MMP causes inflammation, ulcers and scarring. It is debilitating, painful and leads to in blindness in about 1 in 3 people affected. The team’s earlier studies have shown that scars keep developing despite good medical control of inflammation. And they have found a molecule (called IL-6) that’s important for scars to develop in the conjunctiva of people who are having this treatment.

These findings have led to this project. The aim is to identify the key molecules controlling the scarring process, in order to choose those that are promising targets. The goal is to develop eye drops or eyelid injections to control scarring in eye conditions that can be used as well as anti-inflammatory treatment.

  • Publications
  • Research update

    The team has identified a gene that drives scarring, together with a potential therapy to treat it.

  • Scientific summary

    Signal transduction pathways promoting conjunctival fibrosis: therapeutic implications of selective inhibition

    Fibroproliferative diseases including liver cirrhosis, pulmonary fibrosis, and scleroderma are leading causes of mortality. However there are no approved treatments that directly target the mechanisms of tissue fibrosis, although pro-fibrogenic signalling pathways are currently therapeutic targets for these diseases.
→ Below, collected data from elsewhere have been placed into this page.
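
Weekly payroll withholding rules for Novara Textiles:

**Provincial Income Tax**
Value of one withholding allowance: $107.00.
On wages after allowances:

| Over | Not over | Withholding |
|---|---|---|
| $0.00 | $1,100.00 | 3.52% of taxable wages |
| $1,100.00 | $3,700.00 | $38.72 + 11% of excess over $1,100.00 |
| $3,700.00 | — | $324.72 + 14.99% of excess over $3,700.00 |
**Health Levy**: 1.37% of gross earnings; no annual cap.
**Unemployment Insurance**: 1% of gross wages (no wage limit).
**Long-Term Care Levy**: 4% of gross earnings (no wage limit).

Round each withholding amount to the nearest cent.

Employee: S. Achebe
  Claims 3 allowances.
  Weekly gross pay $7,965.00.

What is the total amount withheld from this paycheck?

Provincial Income Tax: taxable = $7,965.00 − 3×$107.00 = $7,644.00
  $324.72 + 14.99% × ($7,644.00 − $3,700.00) = $324.72 + 14.99% × $3,944.00 = $915.93
Health Levy: 1.37% × $7,965.00 = $109.12
Unemployment Insurance: 1% × $7,965.00 = $79.65
Long-Term Care Levy: 4% × $7,965.00 = $318.60
Total: $915.93 + $109.12 + $79.65 + $318.60 = $1,423.30

$1,423.30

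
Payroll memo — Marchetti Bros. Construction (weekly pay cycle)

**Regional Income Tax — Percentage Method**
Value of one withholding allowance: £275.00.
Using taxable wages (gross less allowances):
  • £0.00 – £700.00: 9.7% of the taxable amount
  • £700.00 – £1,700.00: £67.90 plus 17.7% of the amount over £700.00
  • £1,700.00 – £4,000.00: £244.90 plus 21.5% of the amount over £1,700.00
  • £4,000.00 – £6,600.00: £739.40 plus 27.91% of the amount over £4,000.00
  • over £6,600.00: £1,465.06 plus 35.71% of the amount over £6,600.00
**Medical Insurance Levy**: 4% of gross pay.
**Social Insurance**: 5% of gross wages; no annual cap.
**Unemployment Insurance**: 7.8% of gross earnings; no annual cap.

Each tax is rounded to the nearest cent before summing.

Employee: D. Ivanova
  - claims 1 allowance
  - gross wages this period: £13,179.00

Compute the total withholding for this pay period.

£5,930.29

Regional Income Tax: taxable = £13,179.00 − 1×£275.00 = £12,904.00
  £1,465.06 + 35.71% × (£12,904.00 − £6,600.00) = £1,465.06 + 35.71% × £6,304.00 = £3,716.22
Medical Insurance Levy: 4% × £13,179.00 = £527.16
Social Insurance: 5% × £13,179.00 = £658.95
Unemployment Insurance: 7.8% × £13,179.00 = £1,027.96
Total: £3,716.22 + £527.16 + £658.95 + £1,027.96 = £5,930.29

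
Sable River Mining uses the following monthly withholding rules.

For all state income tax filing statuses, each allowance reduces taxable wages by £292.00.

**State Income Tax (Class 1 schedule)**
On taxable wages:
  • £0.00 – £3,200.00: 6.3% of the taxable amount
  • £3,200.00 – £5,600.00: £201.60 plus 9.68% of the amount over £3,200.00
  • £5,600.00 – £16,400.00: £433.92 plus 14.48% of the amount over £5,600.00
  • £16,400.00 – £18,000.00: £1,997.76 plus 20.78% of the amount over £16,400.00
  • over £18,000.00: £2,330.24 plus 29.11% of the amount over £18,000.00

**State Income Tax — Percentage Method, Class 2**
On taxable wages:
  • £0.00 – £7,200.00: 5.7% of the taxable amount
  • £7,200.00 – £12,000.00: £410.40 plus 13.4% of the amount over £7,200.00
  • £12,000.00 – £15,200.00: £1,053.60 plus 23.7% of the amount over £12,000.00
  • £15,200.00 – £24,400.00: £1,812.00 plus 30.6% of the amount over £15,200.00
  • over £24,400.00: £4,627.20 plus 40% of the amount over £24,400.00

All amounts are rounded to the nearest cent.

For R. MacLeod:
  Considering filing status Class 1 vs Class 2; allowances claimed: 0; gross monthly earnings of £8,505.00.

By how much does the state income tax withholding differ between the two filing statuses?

£269.29

State Income Tax (Class 1): taxable = £8,505.00
  £433.92 + 14.48% × (£8,505.00 − £5,600.00) = £433.92 + 14.48% × £2,905.00 = £854.56
State Income Tax (Class 2): taxable = £8,505.00
  £410.40 + 13.4% × (£8,505.00 − £7,200.00) = £410.40 + 13.4% × £1,305.00 = £585.27
Difference: |£854.56 − £585.27| = £269.29 (higher under Class 1)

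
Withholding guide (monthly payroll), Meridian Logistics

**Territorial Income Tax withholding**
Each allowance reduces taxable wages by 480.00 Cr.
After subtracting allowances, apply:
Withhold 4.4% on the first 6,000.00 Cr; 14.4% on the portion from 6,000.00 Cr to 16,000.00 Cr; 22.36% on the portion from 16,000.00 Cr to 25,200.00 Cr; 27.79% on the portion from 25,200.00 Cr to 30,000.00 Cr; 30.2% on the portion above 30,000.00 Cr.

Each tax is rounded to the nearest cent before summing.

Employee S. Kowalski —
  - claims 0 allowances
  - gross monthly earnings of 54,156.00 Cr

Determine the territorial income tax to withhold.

Territorial Income Tax: taxable = 54,156.00 Cr
  5,095.04 Cr + 30.2% × (54,156.00 Cr − 30,000.00 Cr) = 5,095.04 Cr + 30.2% × 24,156.00 Cr = 12,390.15 Cr

12,390.15 Cr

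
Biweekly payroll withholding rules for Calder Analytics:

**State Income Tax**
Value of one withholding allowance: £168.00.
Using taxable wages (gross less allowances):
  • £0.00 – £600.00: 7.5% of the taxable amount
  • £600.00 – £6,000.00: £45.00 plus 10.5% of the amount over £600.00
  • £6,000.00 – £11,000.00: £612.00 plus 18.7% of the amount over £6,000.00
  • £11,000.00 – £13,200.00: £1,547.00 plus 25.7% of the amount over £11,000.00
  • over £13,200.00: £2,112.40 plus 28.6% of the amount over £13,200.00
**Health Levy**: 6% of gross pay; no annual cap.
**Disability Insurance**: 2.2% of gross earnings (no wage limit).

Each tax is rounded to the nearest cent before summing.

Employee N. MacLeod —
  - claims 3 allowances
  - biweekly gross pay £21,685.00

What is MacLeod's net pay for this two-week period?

State Income Tax: taxable = £21,685.00 − 3×£168.00 = £21,181.00
  £2,112.40 + 28.6% × (£21,181.00 − £13,200.00) = £2,112.40 + 28.6% × £7,981.00 = £4,394.97
Health Levy: 6% × £21,685.00 = £1,301.10
Disability Insurance: 2.2% × £21,685.00 = £477.07
Total withheld: £4,394.97 + £1,301.10 + £477.07 = £6,173.14
Net pay: £21,685.00 − £6,173.14 = £15,511.86

£15,511.86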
    Conjunctival scarring is a blinding component of a number of diseases including trachoma and mucous membrane pemphigoid (MMP), but the control of fibrosis has not been studied in these disorders. This project stems from the research team’s interest in MMP, from both the clinical perspective, and as a model disease for investigating the role and control of inflammation and fibrogenesis in conjunctival scarring.

    Their previous studies have shown that clinical control of inflammation in MMP does not prevent the progression of scarring and that one pro-fibrotic cytokine (IL-13), that is intensely expressed in inflamed tissue, remains elevated in clinically uninflamed conjunctiva and may be a key driver of progressive fibrosis. However the effects of IL-13 may be enhanced by synergism with other T cell-secreted products and pro-fibrotic signal transduction pathways.

    This study tests the hypothesis that "pro-fibrogenic signalling pathways are differentially expressed in different MMP disease states and represent novel targets for therapy"; inhibition strategies may need to be different for inflamed versus non-inflamed conjunctiva.  Having identified potential pro-fibrogenic signalling pathways in conjunctival fibroblasts the team will confirm which are activated in vivo in conjunctival tissue and responsible for scarring. Finally they will assess the potential therapeutic benefit of molecular manipulation of these signalling pathways using functional in vitro fibrogenic assays.